Let $E$ be a nonempty finite set and let $\Omega:=E^\mathbb{N}$ be the set of all $E$-valued sequences $(w_n)_{n\in{\mathbb{N}}}$. For any $w_1,...,w_n\in E$, let $[w_1,...,w_n]_:=\{w'\in\Omega\colon w_i'=w_i,\ \forall i=1,..,n\}$ be the set of all sequences whose first $n$ values are $w_1,...,w_n$. Let $\mathcal{A}_0=\{\emptyset\}$ and define
$\mathcal{A}_n:=\{[w_1,...,w_n]\colon w_1,...,w_n\in E\}$
Finally, let $\mathcal{A}:=\bigcup_{n=0}^\infty \mathcal{A}_n$
I tried to show that this is a semiring, but not a ring for $|E|>1$.
Definition: A class of sets $\mathcal{A}\subset 2^{\Omega}$ is called a semiring if
- $\emptyset \in \mathcal{A}$
- for any two sets $A,B\in\mathcal{A}$, the difference set $B\setminus A$ is a finite union of mutually disjoint sets in $\mathcal{A}$
- $\mathcal{A}$ is closed under finite intersections.
First, the closed intersection: I pick two elements of $\mathcal{A}$, being $\mathcal{A}_n$ and $\mathcal{A}_m$ for which i assume that $n<m$. But no elements $\omega_n = [w_1,...,w_n], \omega_m=[w_1,...,w_m]$ are identical. To see this, consider elements of $[w_1,...,w_m]$ which are identical up to index $n$ (for elements not identical up to $n$ the intersection is empty). In $[w_1,...,w_m]$ we still have indices $w_{n+1},...,w_{m}$ which are fixed for all elements in $[w_1,...,w_m]$, but not for the ones in $[w_1,...,w_n]$. Thus, no two $\omega_n, \omega_m$ are identical and $\mathcal{A}_n\cap\mathcal{A}_m=\emptyset\in\mathcal{A}$.
A similar argument holds for the second condition, where we always have that for $\mathcal{A}_n,\mathcal{A}_m\in\mathcal{A}, \ n\le m$ that $\mathcal{A}_n\setminus\mathcal{A}_m=\emptyset$
The first condition is trivial, since it follows from the definition of $\mathcal{A}_0$.
Is my reasoning correct?
Now I want to show that $\mathcal{A}$ is a ring for $|E|>1$. For this it is enough (from what I have shown so far), to disprove the closedness under unions. I will not make a rigorous proof for this, but only say that the union of two $\mathcal{A}_n,\mathcal{A}_m$ will have elements which can not be produced by a another single $\mathcal{A}_l$.

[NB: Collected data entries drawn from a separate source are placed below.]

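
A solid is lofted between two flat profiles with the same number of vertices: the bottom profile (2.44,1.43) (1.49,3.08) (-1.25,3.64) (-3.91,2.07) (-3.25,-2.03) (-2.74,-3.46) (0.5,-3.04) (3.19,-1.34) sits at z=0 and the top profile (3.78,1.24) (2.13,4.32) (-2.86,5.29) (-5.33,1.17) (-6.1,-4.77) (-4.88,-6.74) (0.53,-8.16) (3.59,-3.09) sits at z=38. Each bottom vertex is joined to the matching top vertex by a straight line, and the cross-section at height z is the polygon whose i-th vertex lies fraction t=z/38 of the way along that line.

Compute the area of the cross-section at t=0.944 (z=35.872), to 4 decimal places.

Cross-section at t=0.944: each vertex is (1-t)·p0[i] + t·p1[i].
  v1: (1-0.944)·(2.44,1.43) + 0.944·(3.78,1.24) = (3.7050,1.2506)
  v2: (1-0.944)·(1.49,3.08) + 0.944·(2.13,4.32) = (2.0942,4.2506)
  v3: (1-0.944)·(-1.25,3.64) + 0.944·(-2.86,5.29) = (-2.7698,5.1976)
  v4: (1-0.944)·(-3.91,2.07) + 0.944·(-5.33,1.17) = (-5.2505,1.2204)
  v5: (1-0.944)·(-3.25,-2.03) + 0.944·(-6.1,-4.77) = (-5.9404,-4.6166)
  v6: (1-0.944)·(-2.74,-3.46) + 0.944·(-4.88,-6.74) = (-4.7602,-6.5563)
  v7: (1-0.944)·(0.5,-3.04) + 0.944·(0.53,-8.16) = (0.5283,-7.8733)
  v8: (1-0.944)·(3.19,-1.34) + 0.944·(3.59,-3.09) = (3.5676,-2.9920)
Shoelace sum Σ(x_i·y_{i+1} − x_{i+1}·y_i):
  i=1: 3.7050·4.2506 − 2.0942·1.2506 = +13.1291 (running +13.1291)
  i=2: 2.0942·5.1976 − -2.7698·4.2506 = +22.6580 (running +35.7871)
  i=3: -2.7698·1.2204 − -5.2505·5.1976 = +23.9096 (running +59.6967)
  i=4: -5.2505·-4.6166 − -5.9404·1.2204 = +31.4888 (running +91.1855)
  i=5: -5.9404·-6.5563 − -4.7602·-4.6166 = +16.9716 (running +108.1571)
  i=6: -4.7602·-7.8733 − 0.5283·-6.5563 = +40.9419 (running +149.0990)
  i=7: 0.5283·-2.9920 − 3.5676·-7.8733 = +26.5080 (running +175.6070)
  i=8: 3.5676·1.2506 − 3.7050·-2.9920 = +15.5470 (running +191.1540)
Area = |Σ|/2 = |191.1540|/2 = 95.5770

Area at t=0.944: 95.5770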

Is this in principle correct?
You are confusing $\bigcup \mathcal A_n$ with $\bigcup \{\mathcal A_n\}$. The elements of $\mathcal A=\bigcup_\Bbb N \mathcal A_n$ (as you defined it) are the sets $x$ such that $x\in\mathcal A_n$ for some $n\in\Bbb N$. In other words, $\mathcal A$ consists of the sets $[w_1,\dots,w_n]$ such that $n\in\Bbb N$ and $w_i\in E$ for each $i$. So we have that $\mathcal A_n\subseteq\mathcal A$, and not that $\mathcal A_n\in\mathcal A$.
We can check the three conditions for being a semiring:
We have $\varnothing\in \mathcal A$, since $\varnothing\in\mathcal A_0\subseteq\mathcal A$.
Let $n\leq m$, and let $W=[w_1,\dots,w_n]\in\mathcal A_n$ and $V=[v_1,\dots,v_m]\in\mathcal A_m$, then these are elements of $\mathcal A$. We want to show that $W\setminus V$ and $V\setminus W$ are both finite unions of disjoint sets in $\mathcal A$.
Let's start with the case where $w_i\neq v_i$ for some $i\leq n$. Then $[w_1,\dots,w_n]\cap[v_1,\dots,v_m]=\varnothing$, and thus $W\setminus V=W=\bigcup\{W\}$ and $V\setminus W=V=\bigcup\{V\}$
In the other case $w_i=v_i$ for each $i\leq n$, and thus $V\subseteq W$. This gives us that $V\setminus W=\varnothing=\bigcup\{\varnothing\}$. On the other hand, the set $W\setminus V$ is now the union of the sets $[w_1,\dots,w_n,u_{n+1},\dots,u_m]$ such that $u_{i}\neq v_i$ for some $n<i\leq m$. How many of these sets are there? Well, there are $|E|^{m-n}$ sequences $u_{n+1},\dots,u_m$, and only one of them is equal to $v_{n+1},\dots,v_m$, thus there are $|E|^{m-n}-1$ of such sets. Since $|E|$ is finite, and all $[w_1,\dots,w_n,u_{n+1},\dots,u_m]$ are disjoint from each other, we see that $W\setminus V$ is the union of a finite family of disjoint sets.
Again, let $n\leq m$, and let $[w_1,\dots,w_n]\in\mathcal A_n$ and $[v_1,\dots,v_m]\in\mathcal A_m$, then there are two possibilities: